Anyway, we arrived at the Sea of ​​Galilee on the 23rd. This is where Jesus walked on the water, calmed the storm and fed the 5000. It is also the 2nd lowest lake and the lowest freshwater lake in the world. And I’d like to say the place was biblical. I really would. In truth, Tiberias, the Galilee’s main city, was an assortment of tacky, overpriced hotels, monotonous falafel shops, and dysfunctional traffic circles. The place was littered with trash. And don’t be fooled by that quaint, feisty, cricket-tinged notion that beaches are public property. Every square centimeter of facade was partitioned off by proprietary hotels. The real miracle was that Jesus could access water, let alone walk on it.

That left us with only one option. We would have to circumnavigate the Sea of ​​Galilee. As everyone knows, this is the primary purpose of a lake. Ask the people of Geneva. As we started our 70 km cycle, we felt we had done everything wrong. We had paid top world prices for third world bikes. We had fortified ourselves on a small chocolate croissant each; the weather was expected to reach 40c at noon; neither of us had exercised properly for several months. The man who got our bikes simply raised an eyebrow and smiled contentedly; the other explained, with an oratorical gesture, that the feat was possible, but not for us, and certainly not today; the man at the bakery thought we were pissing.

We were on the road at 9:30. The first signs were ominous. My miniature bike made me feel like Tyson Fury having tea on an ottoman. Will’s gears looked like a fruitful slot machine. Then we took a wrong turn. For 20 minutes we walked away from the sea. Long, hard and lonely minutes. In the lowest gear, barely moving forward, eyes glued to the handles, we scaled the desolate expanse at the edge of a dueling causeway, sweat and sunscreen pouring into our eyes, the sun beating in our backs, our legs burning like Prometheus’ entrails. In our extreme fatigue, we thought that the road would turn in circles. But that was not the case. We had made a mistake in the strait and the narrowing.

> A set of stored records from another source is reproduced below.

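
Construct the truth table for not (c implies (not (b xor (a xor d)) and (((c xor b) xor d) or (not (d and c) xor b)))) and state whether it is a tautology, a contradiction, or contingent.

contingent

a | b | c | d || (a xor d) | (b xor (a xor d)) | not (b xor (a xor d)) | (c xor b) | ((c xor b) xor d) | (d and c) | not (d and c) | (not (d and c) xor b) | φ
T | T | T | T ||     F     |         T         |           F           |     F     |         T         |     T     |       F       |           T           | T
T | T | T | F ||     T     |         F         |           T           |     F     |         F         |     F     |       T       |           F           | T
T | T | F | T ||     F     |         T         |           F           |     T     |         F         |     F     |       T       |           F           | F
T | T | F | F ||     T     |         F         |           T           |     T     |         T         |     F     |       T       |           F           | F
T | F | T | T ||     F     |         F         |           T           |     T     |         F         |     T     |       F       |           F           | T
T | F | T | F ||     T     |         T         |           F           |     T     |         T         |     F     |       T       |           T           | T
T | F | F | T ||     F     |         F         |           T           |     F     |         T         |     F     |       T       |           T           | F
T | F | F | F ||     T     |         T         |           F           |     F     |         F         |     F     |       T       |           T           | F
F | T | T | T ||     T     |         F         |           T           |     F     |         T         |     T     |       F       |           T           | F
F | T | T | F ||     F     |         T         |           F           |     F     |         F         |     F     |       T       |           F           | T
F | T | F | T ||     T     |         F         |           T           |     T     |         F         |     F     |       T       |           F           | F
F | T | F | F ||     F     |         T         |           F           |     T     |         T         |     F     |       T       |           F           | F
F | F | T | T ||     T     |         T         |           F           |     T     |         F         |     T     |       F       |           F           | T
F | F | T | F ||     F     |         F         |           T           |     T     |         T         |     F     |       T       |           T           | F
F | F | F | T ||     T     |         T         |           F           |     F     |         T         |     F     |       T       |           T           | F
F | F | F | F ||     F     |         F         |           T           |     F     |         F         |     F     |       T       |           T           | F
6 of 16 rows are T, so the formula is contingent.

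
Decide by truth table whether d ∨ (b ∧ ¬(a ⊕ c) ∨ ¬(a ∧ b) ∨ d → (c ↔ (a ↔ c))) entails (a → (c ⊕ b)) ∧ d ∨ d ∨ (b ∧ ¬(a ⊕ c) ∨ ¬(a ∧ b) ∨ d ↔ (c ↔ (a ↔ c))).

no

a  b  c  d  |  φ  ψ
T  T  T  T  |  T  T
T  T  T  F  |  T  T
T  T  F  T  |  T  T
T  T  F  F  |  T  F
T  F  T  T  |  T  T
T  F  T  F  |  T  T
T  F  F  T  |  T  T
T  F  F  F  |  T  T
F  T  T  T  |  T  T
F  T  T  F  |  F  F
F  T  F  T  |  T  T
F  T  F  F  |  F  F
F  F  T  T  |  T  T
F  F  T  F  |  F  F
F  F  F  T  |  T  T
F  F  F  F  |  F  F
At a=T, b=T, c=F, d=F we have φ true but ψ false, so φ does not entail ψ.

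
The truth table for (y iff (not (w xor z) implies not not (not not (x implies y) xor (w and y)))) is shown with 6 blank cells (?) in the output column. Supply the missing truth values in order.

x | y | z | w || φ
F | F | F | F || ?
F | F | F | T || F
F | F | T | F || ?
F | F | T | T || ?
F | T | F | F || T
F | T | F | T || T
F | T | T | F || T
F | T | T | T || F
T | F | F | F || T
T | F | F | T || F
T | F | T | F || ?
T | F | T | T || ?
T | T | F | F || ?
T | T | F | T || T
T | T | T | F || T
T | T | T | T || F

F, F, F, F, T, T

Row x=F, y=F, z=F, w=F: (not (w xor z) implies not not (not not (x implies y) xor (w and y))) = T, so the formula = F.
Row x=F, y=F, z=T, w=F: (not (w xor z) implies not not (not not (x implies y) xor (w and y))) = T, so the formula = F.
Row x=F, y=F, z=T, w=T: (not (w xor z) implies not not (not not (x implies y) xor (w and y))) = T, so the formula = F.
Row x=T, y=F, z=T, w=F: (not (w xor z) implies not not (not not (x implies y) xor (w and y))) = T, so the formula = F.
Row x=T, y=F, z=T, w=T: (not (w xor z) implies not not (not not (x implies y) xor (w and y))) = F, so the formula = T.
Row x=T, y=T, z=F, w=F: (not (w xor z) implies not not (not not (x implies y) xor (w and y))) = T, so the formula = T.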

© Hereward Mills / The Croft

And yet, on top of this mountain – devoid of all energy, wiping away the last drops of water, the weather at 40 years old – I felt biblical. A refreshing swim in the sea, or a boat on the lake, or sharing bread and fish at the water’s edge, bears little resemblance to the story of Jesus. And yet our struggle – though inferior to ourselves – reminded me of Joseph, trudging through the desert, his wife on a donkey, battling heat, thirst and hunger.

Pride and hope kept us going. The hope of some food, some water and some shelter. Eventually we came across an Arab selling mangoes in a bus shelter. We shared one. Without a knife, we ate it like an apple. He tasted like the nectar of the Gods. The perfect, ethereal, almost medicinal balance of sugar and water. As the juices ran down our faces, we agreed it was the best thing we had ever eaten. Eventually we reach a kibbutz, now on our last legs. We had done about 2/3 of the distance, but more like 4/5 of the fight. The barren, undulating, uninhabited side of the lake was over. The rest, after a little malaise at midday, was academic.

As we sat in the bucolic harbour, fed on dates and other mangoes, drinking copiously, double espressos in hand, a man approached us. He had come from Jerusalem for the day. Where do we come from? The long way? On those old bikes, in this heat this morning? Disbelief gave way to respect. And it was a respect that no amount of expensive equipment can buy.

So is the message to discover peace through acts of physical endurance? Or is it to invest in functional equipment before a long bike ride? Or perhaps to avoid Tiberias? Not really. It’s probably this: if you ever find yourself pondering an awful, ill-equipped, ill-supplied, ill-prepared act of physical endurance, go for it – your victory will be that much sweeter to your fight.

Featured image: © Dave Herring / Unsplash

What back road adventures have you had?